# Tatsfield Monitoring Station UPDATE 2008 Part 1



## godzilla73 (Jul 28, 2008)

Ok - so this is a follow up to the good work done by Cybergibbons who took some great photos of this site in 2005. I should start by saying that I'm not really an Urbex-er at all. More a sort of "history of communications" anorak - which comes out of my day job. I've also got a bit of an interest in Cold War history and transmitter masts, so this was right up my alley as it were. I became interested in the site, when I was driving along the road from which the site is on.
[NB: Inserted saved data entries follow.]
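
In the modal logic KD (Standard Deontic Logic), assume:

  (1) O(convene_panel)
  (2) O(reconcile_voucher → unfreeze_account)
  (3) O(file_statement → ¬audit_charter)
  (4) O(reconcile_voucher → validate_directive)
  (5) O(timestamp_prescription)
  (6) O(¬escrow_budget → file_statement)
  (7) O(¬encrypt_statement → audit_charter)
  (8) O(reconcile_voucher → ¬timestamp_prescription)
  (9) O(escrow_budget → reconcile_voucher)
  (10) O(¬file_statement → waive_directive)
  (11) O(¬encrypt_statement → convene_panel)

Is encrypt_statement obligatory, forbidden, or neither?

From premise 5 we have O(timestamp_prescription).
The contrapositive of premise 8 (O(reconcile_voucher → ¬timestamp_prescription)) is O(timestamp_prescription → ¬reconcile_voucher), and O(timestamp_prescription) is already established, so O(¬reconcile_voucher).
The contrapositive of premise 9 (O(escrow_budget → reconcile_voucher)) is O(¬reconcile_voucher → ¬escrow_budget), and O(¬reconcile_voucher) is already established, so O(¬escrow_budget).
With premise 6, O(¬escrow_budget → file_statement), the K-axiom yields O(file_statement).
From O(file_statement) and premise 3, O(file_statement → ¬audit_charter), we obtain O(¬audit_charter).
Premise 7, O(¬encrypt_statement → audit_charter), contraposes to O(¬audit_charter → encrypt_statement); with O(¬audit_charter) we get O(encrypt_statement).
Premises 1, 2, 4, 10, 11 do not contribute to this derivation.
Hence encrypt_statement is obligatory.

Obligatory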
There are a half a dozen masts on that road, most of them for mobile comms (though one was/is the site of USAAF Botley Hill, which was a super secret communications link for the Americans in Europe during the Cold War, running a system called Autovon). I started off looking at the BT above ground tower which is there and Googling for information on its role when I came across a load of stuff on the BBC Monitoring Station. These pictures are from my first visit earlier on today. I didn't get across to the bunker so ably documented by Cybergibbons (the brambles around it are now about 6ft high and I wasn't dressed ahem, appropriately!) but I did manage to get some shots of the workshop, which has now been burnt out and in a much worse state than it was 2-3 years ago. I also got a shot of what must have been the main entrance gates. I don't know what the green covered things are - they might be capped bunkers as well. They are in the road opposite the site. There is a sign there but it is faded, though you can make out the word *block* . (I seem to remember somebody saying something about this on the forum. ) I'll be going back there in a couple of days so I'll try and get some shots of the bunker and other things. You can see why they built it there. Looking back from the base of the masts you could see all the way back past the Dartford Cross and over the Essex hills - magic!

More soon....

GDZ





























Or visit http://s336.photobucket.com/albums/n353/mechagodzilla73/Tatsfield Monitoring Station/

to see more pics and comments!


----------



## Foxylady (Jul 29, 2008)

Oh wow, those green covered bunker-type um...bunkers are so cool. It looks like the entrance covers are on sliding hatches. Nice find. Look forward to seeing some more when you go back.


----------



## Zero (Jul 29, 2008)

The green things are something to do with gas. Saw a southern gas van parked there while on a walk a few days ago.


----------



## BigLoada (Jul 29, 2008)

As a radio comms anorak myself and ex-signals person I too find these places fascinating. Is there any more history available? Pity there aint much stuff like this to explore up this way.


----------



## godzilla73 (Jul 29, 2008)

Zero said:


> The green things are something to do with gas. Saw a southern gas van parked there while on a walk a few days ago.



Thanks - I wondered about that. What do you think? Access to the Transco pipeline? I thought, on reflection that they might be diesel tanks for powering the main site on the other side of the road, as Transco has a presence there.


----------



## godzilla73 (Jul 29, 2008)

Lithium said:


> As a radio comms anorak myself and ex-signals person I too find these places fascinating. Is there any more history available? Pity there aint much stuff like this to explore up this way.



The two links below are quite interesting. The People's war Contribution makes mention of a building 100 yards from the main entrance. Its unclear whether or not this was the gates that I photographed in the picture or where the main entrance to the BT site is now, but the building is almost certainly that identified as the Workshop in the above pictures. As an ex- Signals person, you might also be interested in Botley Hil Farm which is just across the road. Go to http://www.nevadamicrowaveandtower.com/timevault1.html to see some great photos taken by a USAAF mast rigger at the height of the Cold War (clearly only recently that he's felt able to put them up without being court martialled). Botley Hill Farm ran the Autovon system during the 70s and 80s and was also connected to Projects Mould, Ace High and Silk Purse, all of which you probably know about, but if you would like to contribute more info on them it would be great - especially at subbrit.org, which as you may have guessed I am also a member of.Needless to say that site (while only recently decommissioned) still enjoys quite a high level of security and should probably not be approached by anyone not connected with the military!



http://www.crew-green.com/BBC Monitoring.htm

http://www.bbc.co.uk/ww2peopleswar/stories/21/a7157621.shtml

Thanks for your comments 

GDZ


----------